Equipment available at the Flight Lab includes a virtual reality treadmill, a Simi Motion capture system, BerTec force plates, NormaTec boots and a metabolic testing setup — tools that allow student athletes to compare their athletic performance data to their favorite athletes.
According to Richard Mercer MS ’19, another member of the first graduating class, the Flight Lab provides an ideal space for master’s students to be curious and test their ideas. “If you want to test a certain technology, do it at the Flight Lab.” he says. “If you want to hypothesize about a theoretical idea for a project, do it at the Flight Lab. It will be a great space for future students entering the sports science program to build their knowledge and skills.”
Potential career paths
The sports and performance science field is rapidly growing, and the outlook for jobs is bright. “In the past few years, we’ve gotten calls from professional sports teams and tech companies from around the country, asking if we have graduating students who might be interested in a sports science position,” Schroeder says. Possible career paths for graduates include working for companies that create sports assessment technology, working alongside a professional sports team or providing rehabilitation in an applied training or clinical setting.
“For a sports team, the sports scientist is the expert liaison between the coaches, strength and conditioning staff and the athletic medicine team,” Schroeder says. “They need to be knowledgeable about many disciplines, know how to analyze data collected with advancements in technology and communicate this information to the team, making it actionable for improving health and performance of the athletes.”

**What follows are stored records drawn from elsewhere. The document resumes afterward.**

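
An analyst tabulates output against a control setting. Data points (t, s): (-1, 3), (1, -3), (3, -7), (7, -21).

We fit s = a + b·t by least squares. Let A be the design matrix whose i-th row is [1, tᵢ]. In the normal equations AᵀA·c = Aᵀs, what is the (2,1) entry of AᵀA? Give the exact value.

10

Row 2 ↔ basis t, column 1 ↔ basis 1, so (AᵀA)_{2,1} = Σᵢ t = (-1)·(1) + (1)·(1) + (3)·(1) + (7)·(1) = 10.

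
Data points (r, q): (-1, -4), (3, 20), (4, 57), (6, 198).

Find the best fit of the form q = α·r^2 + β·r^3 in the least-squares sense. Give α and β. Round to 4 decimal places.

Setting ∂/∂α … = 0 gives: 1634·α + 9042·β = 8216;  9042·α + 51482·β = 46960.
Determinant 1634·51482 − 9042² = 2363824.
α = (8216·51482 − 9042·46960)/2363824 = -102263/147739; β = (1634·46960 − 9042·8216)/2363824 = 152723/147739.

α = -0.6922, β = 1.0337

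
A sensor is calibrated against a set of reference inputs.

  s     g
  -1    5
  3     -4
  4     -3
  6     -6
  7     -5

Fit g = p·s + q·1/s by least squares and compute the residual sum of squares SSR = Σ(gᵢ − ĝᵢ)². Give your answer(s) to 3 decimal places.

SSR = 2.416

The normal equations are: 111·p + 5·q = -100;  5·p + (8621/7056)·q = -739/84.
(Σs·s = 111, Σs·1/s = 5, Σ1/s·1/s = 8621/7056, Σs·g = -100, Σ1/s·g = -739/84.)
Eliminating q: (8621/7056)·(row 1) − 5·(row 2) gives (260177/2352)·p = (8621/7056)·(-100) − 5·(-739/84) = -68965/882, so p = -551720/780531.
Then q = ((-739/84) − 5·(-551720/780531))/(8621/7056) = -1120812/260177.
Residuals: -217/14727, -115384/260177, 705896/780531, -270820/260177, 439733/780531; SSR = 1885510/780531.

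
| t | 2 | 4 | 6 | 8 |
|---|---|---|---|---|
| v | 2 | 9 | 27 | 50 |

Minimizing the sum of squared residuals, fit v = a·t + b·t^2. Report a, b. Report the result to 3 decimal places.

The normal system XᵀX·[a, b]ᵀ = Xᵀv is [[120, 800]; [800, 5664]]·[a, b]ᵀ = [602, 4324]ᵀ.
det = 120·5664 − 800² = 39680.
a = (602·5664 − 800·4324)/39680 = -773/620; b = (120·4324 − 800·602)/39680 = 233/248.

a = -1.247, b = 0.940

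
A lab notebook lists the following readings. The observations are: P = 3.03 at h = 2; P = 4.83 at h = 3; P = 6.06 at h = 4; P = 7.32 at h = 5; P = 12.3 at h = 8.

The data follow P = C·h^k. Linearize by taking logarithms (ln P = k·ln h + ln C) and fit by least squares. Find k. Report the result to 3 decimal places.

Linearized form: ln P = k·ln h + ln C. From the 5 transformed points,
Over the data: Σln h = 6.8669, Σ(ln h)² = 10.5236, Σln P = 8.9853, Σln h·ln P = 13.4186.
Normal system: [[10.5236, 6.8669]; [6.8669, 5]]·[k, ln C]ᵀ = [13.4186, 8.9853]ᵀ.
Δ = 10.5236·5 − (6.8669)² = 5.4631; k = (13.4186·5 − 6.8669·8.9853)/5.4631 = 0.98683, ln C = (10.5236·8.9853 − 6.8669·13.4186)/5.4631 = 0.44176.

k = 0.987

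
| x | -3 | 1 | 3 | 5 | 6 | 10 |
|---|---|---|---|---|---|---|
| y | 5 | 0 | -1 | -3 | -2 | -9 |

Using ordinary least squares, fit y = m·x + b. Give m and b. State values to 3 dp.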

He adds, “Great sports scientists in the tech field will combine their education in biokinesiology and their applied knowledge of the human body to help engineers develop new technology that accurately measures human movement and physiology.”
Connected with the right people
Another member of the first graduating class, Karen Hyunji Lee MS ’19, plans to work as a research associate at Stayhealthy, a technology company that creates web-enabled healthcare monitoring products, where she performed her internship. She credits the program at USC with helping her transition from a temporary graduate student intern to a permanent position. “My experience as a part-time researcher prepared me to hit the ground running for my full-time job after graduation,” she says.
“There are a number of opportunities within the umbrella of sports science,” Lee says. “It is important for students to gain exposure to a wide range of these fields to find the one they are passionate about. The program is led by excellent faculty members who guide students to finding the field that suits them best and connects them to the right people.”